Marian tut sich mit den Gefühlen für Flora anfangs doch sehr schwer, vorallem da sich ihre Seele und ihr eigentliches Selbst so sehr voneinander zu unterscheiden scheinen, dass er manchmal das Gefühl hat, sie gar nicht zu kennen. Der angebliche Austauschschüler ist dem Leser zwar von Anfang an sympathisch, ebenfalls versteht man die Anziehung, die er auf Flora ausübt, trotzdem hinterfragt man seine Absichten hin und wieder und weiß nicht so genau, auf was er es abgesehen hat oder was er eigentlich vor hat. Sind seine Absichten wirklich nur edel?

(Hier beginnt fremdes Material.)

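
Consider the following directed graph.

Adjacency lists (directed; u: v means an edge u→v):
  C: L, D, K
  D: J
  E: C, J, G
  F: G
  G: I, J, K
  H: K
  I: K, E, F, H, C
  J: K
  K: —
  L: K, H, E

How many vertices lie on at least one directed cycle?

6

A vertex is on a directed cycle iff it belongs to a strongly connected component of size ≥ 2 (or has a self-loop).
The vertices on cycles are {C, E, F, G, I, L} — 6 in total.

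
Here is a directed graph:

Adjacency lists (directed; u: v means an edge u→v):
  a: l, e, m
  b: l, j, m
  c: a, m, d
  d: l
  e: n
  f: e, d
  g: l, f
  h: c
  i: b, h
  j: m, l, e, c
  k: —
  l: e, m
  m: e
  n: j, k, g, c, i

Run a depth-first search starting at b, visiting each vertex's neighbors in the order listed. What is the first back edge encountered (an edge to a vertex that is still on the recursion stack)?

DFS from b (visiting each vertex's neighbors in the order listed); mark gray on enter, black on exit:
b gray
  l gray
    e gray
      n gray
        j gray
          m gray
            m→e: e is gray → back edge
First back edge: m → e.

m->e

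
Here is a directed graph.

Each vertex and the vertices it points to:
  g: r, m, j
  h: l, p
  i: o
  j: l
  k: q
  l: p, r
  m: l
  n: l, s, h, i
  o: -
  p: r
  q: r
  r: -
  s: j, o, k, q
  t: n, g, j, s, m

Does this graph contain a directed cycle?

No

DFS with white/gray/black marking, starting from t:
t gray
  n gray
    l gray
      p gray
        r gray
        r black
      p black
      l→r: r black — skip
    l black
    s gray
      j gray
        j→l: l black — skip
      j black
      o gray
      o black
      k gray
        q gray
          q→r: r black — skip
        q black
      k black
      s→q: q black — skip
    s black
    h gray
      h→l: l black — skip
      h→p: p black — skip
    h black
    i gray
      i→o: o black — skip
    i black
  n black
  g gray
    g→r: r black — skip
    m gray
      m→l: l black — skip
    m black
    g→j: j black — skip
  g black
  t→j: j black — skip
  t→s: s black — skip
  t→m: m black — skip
t black
Every edge goes to a white or black vertex — no back edge, so the graph is acyclic.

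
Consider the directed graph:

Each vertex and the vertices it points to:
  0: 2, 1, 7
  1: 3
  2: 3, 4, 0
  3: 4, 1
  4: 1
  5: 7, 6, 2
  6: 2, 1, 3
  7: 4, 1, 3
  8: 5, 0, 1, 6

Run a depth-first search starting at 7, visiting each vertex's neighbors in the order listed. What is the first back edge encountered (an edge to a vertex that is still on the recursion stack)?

3->4

DFS from 7 (visiting each vertex's neighbors in the order listed); mark gray on enter, black on exit:
7 gray
  4 gray
    1 gray
      3 gray
        3→4: 4 is gray → back edge
First back edge: 3 → 4.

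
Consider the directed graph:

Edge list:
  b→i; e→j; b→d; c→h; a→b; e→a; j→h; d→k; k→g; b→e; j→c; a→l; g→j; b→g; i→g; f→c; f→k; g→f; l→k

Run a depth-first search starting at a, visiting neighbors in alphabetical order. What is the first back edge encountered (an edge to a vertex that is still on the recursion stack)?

f→k

DFS from a (visiting neighbors in alphabetical order); mark gray on enter, black on exit:
a gray
  b gray
    d gray
      k gray
        g gray
          f gray
            c gray
              h gray
              h black
            c black
            f→k: k is gray → back edge
First back edge: f → k.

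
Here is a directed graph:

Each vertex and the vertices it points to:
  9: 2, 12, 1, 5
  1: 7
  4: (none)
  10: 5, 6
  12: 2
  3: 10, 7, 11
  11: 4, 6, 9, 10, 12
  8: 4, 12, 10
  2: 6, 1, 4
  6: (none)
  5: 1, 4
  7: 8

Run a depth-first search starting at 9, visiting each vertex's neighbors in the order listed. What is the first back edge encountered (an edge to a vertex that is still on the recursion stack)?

DFS from 9 (visiting each vertex's neighbors in the order listed); mark gray on enter, black on exit:
9 gray
  2 gray
    6 gray
    6 black
    1 gray
      7 gray
        8 gray
          4 gray
          4 black
          12 gray
            12→2: 2 is gray → back edge
First back edge: 12 → 2.

12->2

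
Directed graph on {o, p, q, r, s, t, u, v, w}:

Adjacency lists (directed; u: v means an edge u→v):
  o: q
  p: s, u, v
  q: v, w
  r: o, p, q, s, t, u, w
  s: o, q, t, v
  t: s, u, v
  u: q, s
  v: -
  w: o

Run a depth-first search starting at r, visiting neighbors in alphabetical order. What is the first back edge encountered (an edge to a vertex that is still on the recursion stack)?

DFS from r (visiting neighbors in alphabetical order); mark gray on enter, black on exit:
r gray
  o gray
    q gray
      v gray
      v black
      w gray
        w→o: o is gray → back edge
First back edge: w → o.

w->o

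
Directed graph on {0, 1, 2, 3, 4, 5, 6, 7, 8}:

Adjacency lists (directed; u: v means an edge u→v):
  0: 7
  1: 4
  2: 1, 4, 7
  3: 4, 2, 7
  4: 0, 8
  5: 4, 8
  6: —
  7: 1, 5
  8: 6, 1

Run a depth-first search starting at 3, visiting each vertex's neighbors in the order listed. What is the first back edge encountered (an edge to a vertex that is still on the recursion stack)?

1->4

DFS from 3 (visiting each vertex's neighbors in the order listed); mark gray on enter, black on exit:
3 gray
  4 gray
    0 gray
      7 gray
        1 gray
          1→4: 4 is gray → back edge
First back edge: 1 → 4.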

Flora’s Vater, sowie die Haushälterin Christabell waren mir auf Anhieb irgendwie sympathisch, vorallem weil beide auf ihre eigene Art und Weise etwas verwirrt und unorganisiert wirken. Trotz ihres seltenen Auftretens in diesem Roman merkt man, dass sie beide Flora sehr lieben und auch wenn sie so manches Geheimnis vor ihr bewahren müssen um sie zu schützen.
Wiebke, Floras beste Freundin, und deren Bruder Linus spielen zwar eher eine untergeordnete Rolle, sorgen sich jedoch sehr um Flora und deren seltsames Verhalten. Linus, der starke Gefühle für Flora hegt, ist dementsprechend eifersüchtig auf Marian und liefert sich mit ihm hin und wieder ein heißes Wortgefecht. Beide wirken sympathisch und besonders Linus scheint ein echt netter Kerl zu sein – manchmal tut er mir schon fast leid, weil er der „verlorenen“ Beziehung mit Flora hinterhertrauert.
Außerdem treten noch einige weitere Personen auf, die allesamt eine tiefgreifendere Rolle spielen und mehr oder weniger sympathisch wirken. Trotzdem passen sie allesamt wunderbar in diesen Roman und man wollte keinen der Protagonisten wirklich missen – jeder spielt seine perfekte kleine Rolle und hat seine eigene Hintergrundgeschichte.
Die Geschichte an sich fand ich außergewöhnlich, interessant, spannend und neuartig. Eine Traumstadt in der sich die Seelen nach dem Einschlafen bewegen, jede einzelne von uns, der Unterschied besteht nur darin, dass wir es entweder wissen oder völlig unwissend bleiben. Eine interessante Theorie, die zum nachdenken anregt und den Leser jeden Abend vor dem Einschlafen aufs neue darüber spekulieren lässt, was mit seiner Seele in dieser Nacht wohl geschehen mag. Träumen wir vielleicht gar nicht und wandeln wirklich in anderen Welten umher? Begehen wir manche Taten wirklich und wundern uns am Morgen wieso der Schlaf so wenig erholsam war? Klasse fand ich auch die Tatsache, dass die Traumstadt Eisenheim nur im Schwarz-Weiß Modus zu „sehen“ war, sowohl für den Leser, als auch für die Protagonisten. Man fühlt sich wie in einem alten Schwarz-Weiß Film und kann so noch besser zwischen Traum und Realität unterscheiden. Besonders schön fand ich auch die Namensgebung der einzelnen Kapitel – endlich bekam man die Kapitel nicht nur mit Zahlen eingeteilt, sondern mit richtigen, kleinen Titelbezeichnungen – toll!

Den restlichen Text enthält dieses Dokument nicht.